A new AI video model from China is drawing both attention and criticism. Sand AI, a rising startup, has launched Magi-1, a powerful video-generation tool that combines massive technical capability with strict content moderation—particularly around politically sensitive topics.
Praised by AI pioneers like Kai-Fu Lee, Magi-1 can generate lifelike AI video content by predicting sequences of video frames using a massive 24-billion parameter model. The result? Footage that’s smooth, physics-aware, and surprisingly controllable—especially for an openly licensed tool. But while the tech shines, access to it comes with strings attached.
Magi-1 requires serious hardware—between four and eight Nvidia H100 GPUs—to run properly, which means most people rely on Sand AI’s hosted platform to test it. There, users can upload a prompt image to kickstart video generation. But not every image is welcome.
Tests reveal that the AI video tool refuses images linked to Chinese political taboos. Uploads of Xi Jinping, Tank Man, Tiananmen Square, or Taiwan’s flag result in errors. Even renaming files doesn’t get around the filters. These restrictions appear to be hardcoded at the image detection level, making them difficult to bypass.
Sand AI isn’t the only player applying such limits. Competitor Hailuo AI, part of Shanghai’s MiniMax, also blocks images of Chinese leadership. Still, Magi-1’s moderation appears especially aggressive—Tiananmen Square, for example, is allowed on Hailuo’s platform but not on Sand AI’s.
This filtering reflects broader realities in China’s AI video sector. Under a 2023 law, AI models are barred from generating anything that might “harm national unity or social harmony.” As a result, startups are implementing prompt-level moderation or fine-tuning their models to comply.

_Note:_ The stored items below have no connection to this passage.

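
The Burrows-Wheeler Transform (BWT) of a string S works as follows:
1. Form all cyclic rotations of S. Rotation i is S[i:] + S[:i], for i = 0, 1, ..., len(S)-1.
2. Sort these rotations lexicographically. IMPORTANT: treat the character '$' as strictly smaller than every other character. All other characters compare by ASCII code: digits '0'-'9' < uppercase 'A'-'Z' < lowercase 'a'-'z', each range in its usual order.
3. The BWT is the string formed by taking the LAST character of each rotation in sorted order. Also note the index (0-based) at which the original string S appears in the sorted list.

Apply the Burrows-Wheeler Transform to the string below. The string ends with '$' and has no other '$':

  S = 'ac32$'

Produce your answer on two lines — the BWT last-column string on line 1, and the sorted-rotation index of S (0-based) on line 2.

Answer: 23c$a
3

Derivation:
All 5 rotations (rotation i = S[i:]+S[:i]):
  rot[0] = ac32$
  rot[1] = c32$a
  rot[2] = 32$ac
  rot[3] = 2$ac3
  rot[4] = $ac32
Sorted (with $ < everything):
  sorted[0] = $ac32  (last char: '2')
  sorted[1] = 2$ac3  (last char: '3')
  sorted[2] = 32$ac  (last char: 'c')
  sorted[3] = ac32$  (last char: '$')
  sorted[4] = c32$a  (last char: 'a')
Last column: 23c$a
Original string S is at sorted index 3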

Interestingly, while political images are tightly controlled, Sand AI’s platform seems more relaxed about adult content. A recent investigation by 404 Media found several Chinese AI video tools lacking safeguards against misuse, including deepfake-style nude image generation—raising further ethical concerns.
So while Sand AI’s Magi-1 might rival top commercial products with its open-source edge, it also highlights the invisible lines developers can’t cross. In the world of Chinese AI video, innovation and regulation remain tightly intertwined.